More generally, it is not clear why a government institution with vital policy responsibilities should have a role in governance for the private sector. Yes, advice on market conditions and the like is needed but this can be sought from advisory committees. Yes, the Dodd-Frank reforms did clean things up some by removing bankers from the selection process for regional bank presidents and orientating regulatory responsibility towards Washington. But it is hard to imagine an appropriate governance activity for business figures with respect to the Federal Reserve System. Nor is it clear why banks should in any sense be “shareholders” in that system.
This is where the RBI scores. It has strict rules that bar members of the RBI's board of directors from serving on the boards of any commercial bank. It does have industry representatives but these come from the non-financial sector. The RBI also scores in its much greater focus on financial inclusion (partly thanks to the political authority's own focus on this objective).
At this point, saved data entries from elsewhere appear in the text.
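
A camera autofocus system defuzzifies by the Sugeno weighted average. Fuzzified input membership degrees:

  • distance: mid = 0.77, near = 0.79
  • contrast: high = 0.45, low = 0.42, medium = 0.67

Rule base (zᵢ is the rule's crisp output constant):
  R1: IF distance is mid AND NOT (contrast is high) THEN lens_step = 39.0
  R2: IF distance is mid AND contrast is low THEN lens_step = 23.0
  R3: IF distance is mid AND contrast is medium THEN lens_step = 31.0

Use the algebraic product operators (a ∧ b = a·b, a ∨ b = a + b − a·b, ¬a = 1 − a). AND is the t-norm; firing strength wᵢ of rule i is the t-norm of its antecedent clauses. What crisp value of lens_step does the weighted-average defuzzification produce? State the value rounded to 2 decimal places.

R1 (z=39.0): mid=0.77, ¬high=1−0.45=0.55; AND[a·b] → w = 0.4235
R2 (z=23.0): mid=0.77, low=0.42; AND[a·b] → w = 0.3234
R3 (z=31.0): mid=0.77, medium=0.67; AND[a·b] → w = 0.5159
Weighted average = (0.4235·39.0 + 0.3234·23.0 + 0.5159·31.0) / (0.4235 + 0.3234 + 0.5159)
  = 39.9476 / 1.2628 = 31.63

31.63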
Summers seems to think that the Fed is already subject to audit. I do not know what form this takes and whether any GAO audit is made public. Here, I have been arguing that the RBI should be subject to management audit by the CAG. We need always to look at internal processes, including HR issues, and not just on outcomes (such as interest rates or licensing of new banks). Additionally, the RBI governor must have interactions with the Standing Committee of parliament attached to the ministry of finance. That would give him an opportunity to explain the rationale for various decisions to the law makers. Releasing full transcripts of meetings - we can decide what an appropriate time lag is- is also a good idea. It would help ensure that board members are not solely preoccupied with downing samosa and cashew nut.

The danger, in the Indian context, is that autonomous institutions (such as the RBI, IITs, IIMs,DRDO, BARC and others) exercise autonomy without due regard for accountability. The beauty of the parliamentary system is that there is, in the ultimate analysis, accountability to the people for outcomes. We need to formalise mechanisms of accountability for all autonomous institutions. Subjecting institutions to management audit- as distinct from audit of accounts - is a good starting point.